Join of normal and subnormal implies subnormal of same depth

This article describes a computation relating the result of the Join operator (?) on two known subgroup properties (i.e., Normal subgroup (?) and Subnormal subgroup (?)), to another known subgroup property (i.e., Subnormal subgroup (?))
View a complete list of join computations

Statement

Let ${\displaystyle k\geq 1}$ be a natural number. Then, the join of any normal subgroup of a group with any ${\displaystyle k}$-subnormal subgroup is ${\displaystyle k}$-subnormal (Note: When we say a subgroup is ${\displaystyle k}$-subnormal, we mean that its subnormal depth is at most equal to ${\displaystyle k}$).

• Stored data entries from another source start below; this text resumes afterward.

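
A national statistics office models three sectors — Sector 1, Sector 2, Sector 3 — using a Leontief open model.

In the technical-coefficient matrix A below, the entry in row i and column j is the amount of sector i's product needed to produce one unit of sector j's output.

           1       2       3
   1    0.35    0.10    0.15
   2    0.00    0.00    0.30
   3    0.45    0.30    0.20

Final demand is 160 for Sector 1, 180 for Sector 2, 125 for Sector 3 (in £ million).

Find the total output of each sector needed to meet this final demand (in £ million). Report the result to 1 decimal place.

x_1 = 416.8, x_2 = 334.9, x_3 = 516.3

I − A =
  [   0.65    -0.10    -0.15]
  [   0.00     1.00    -0.30]
  [  -0.45    -0.30     0.80]
Cofactors of I−A, C_ij = (−1)^(i+j)·(minor ij) (rows/columns in the sector order above):
  C_11 = (1.00)(0.80) − (-0.30)(-0.30) = 0.7100
  C_12 = −[(0.00)(0.80) − (-0.30)(-0.45)] = 0.1350
  C_13 = (0.00)(-0.30) − (1.00)(-0.45) = 0.4500
  C_21 = −[(-0.10)(0.80) − (-0.15)(-0.30)] = 0.1250
  C_22 = (0.65)(0.80) − (-0.15)(-0.45) = 0.4525
  C_23 = −[(0.65)(-0.30) − (-0.10)(-0.45)] = 0.2400
  C_31 = (-0.10)(-0.30) − (-0.15)(1.00) = 0.1800
  C_32 = −[(0.65)(-0.30) − (-0.15)(0.00)] = 0.1950
  C_33 = (0.65)(1.00) − (-0.10)(0.00) = 0.6500
det(I−A) = Σ_j (I−A)_1j·C_1j = (0.65)(0.7100) + (-0.10)(0.1350) + (-0.15)(0.4500) = 0.3805
adj(I−A) = Cᵀ =
  [ 0.7100   0.1250   0.1800]
  [ 0.1350   0.4525   0.1950]
  [ 0.4500   0.2400   0.6500]
(I − A)⁻¹ = adj(I−A) / det(I−A) ≈
  [   1.8660     0.3285     0.4731]
  [   0.3548     1.1892     0.5125]
  [   1.1827     0.6307     1.7083]
x = (I − A)⁻¹ d = adj(I−A)·d / det(I−A), with det(I−A) = 0.3805:
  x_1 = (0.7100·160 + 0.1250·180 + 0.1800·125) / 0.3805 = 158.60 / 0.3805 ≈ 416.8
  x_2 = (0.1350·160 + 0.4525·180 + 0.1950·125) / 0.3805 = 127.425 / 0.3805 ≈ 334.9
  x_3 = (0.4500·160 + 0.2400·180 + 0.6500·125) / 0.3805 = 196.45 / 0.3805 ≈ 516.3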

In symbols, if ${\displaystyle K}$ is a ${\displaystyle k}$-subnormal subgroup of ${\displaystyle G}$ and ${\displaystyle H}$ is a normal subgroup of ${\displaystyle G}$, then the join of subgroups ${\displaystyle \langle H,K\rangle }$ (which in this case is also the product of subgroups ${\displaystyle HK}$) is also a ${\displaystyle k}$-subnormal subgroups.

Facts used

1. Join lemma for normal subgroup of subgroup with normal subgroup of whole group: This states that if ${\displaystyle A{\underline {\triangleleft }}B\leq G}$ and ${\displaystyle C{\underline {\triangleleft }}G}$, then ${\displaystyle \langle A,C\rangle {\underline {\triangleleft }}\langle B,C\rangle }$.

Proof

Given: A group ${\displaystyle G}$, a normal subgroup ${\displaystyle H}$ of ${\displaystyle G}$, a ${\displaystyle k}$-subnormal subgroup ${\displaystyle K}$ of ${\displaystyle G}$.

To prove: ${\displaystyle \langle H,K\rangle }$ is ${\displaystyle k}$-subnormal in ${\displaystyle G}$.

Proof:

Step no.	Assertion	Given data used	Facts used	Previous steps used	Explanation
1	There exists a subnormal series from ${\displaystyle K}$ to ${\displaystyle G}$ given as follows: ${\displaystyle \!K=K_{0}{\underline {\triangleleft }}K_{1}{\underline {\triangleleft }}\dots {\underline {\triangleleft }}K_{n}=G}$. Here, ${\displaystyle {\underline {\triangleleft }}}$ means is normal in	${\displaystyle K}$ is ${\displaystyle k}$-subnormal in ${\displaystyle G}$			Using the definition of ${\displaystyle k}$-subnormal.
2	For ${\displaystyle 0\leq i\leq n-1}$, ${\displaystyle \langle H,K_{i}\rangle {\underline {\triangleleft }}\langle H,K_{i+1}\rangle }$.	${\displaystyle H}$ is normal in ${\displaystyle G}$.	(1)	(1)	For fact (1), set ${\displaystyle A=K_{i}}$, ${\displaystyle B=K_{i+1}}$, and ${\displaystyle C=H}$.
3	The series ${\displaystyle \langle H,K\rangle =\langle H,K_{0}\rangle {\underline {\triangleleft }}\langle H,K_{1}\rangle {\underline {\triangleleft }}\dots {\underline {\triangleleft }}\langle H,K_{n}\rangle =G}$ is a subnormal series of length ${\displaystyle k}$ for ${\displaystyle \langle H,K\rangle }$ in ${\displaystyle G}$.			(2)	Follows directly.
4	${\displaystyle \langle H,K\rangle }$ is ${\displaystyle k}$-subnormal in ${\displaystyle G}$.			(3)	Follows directly.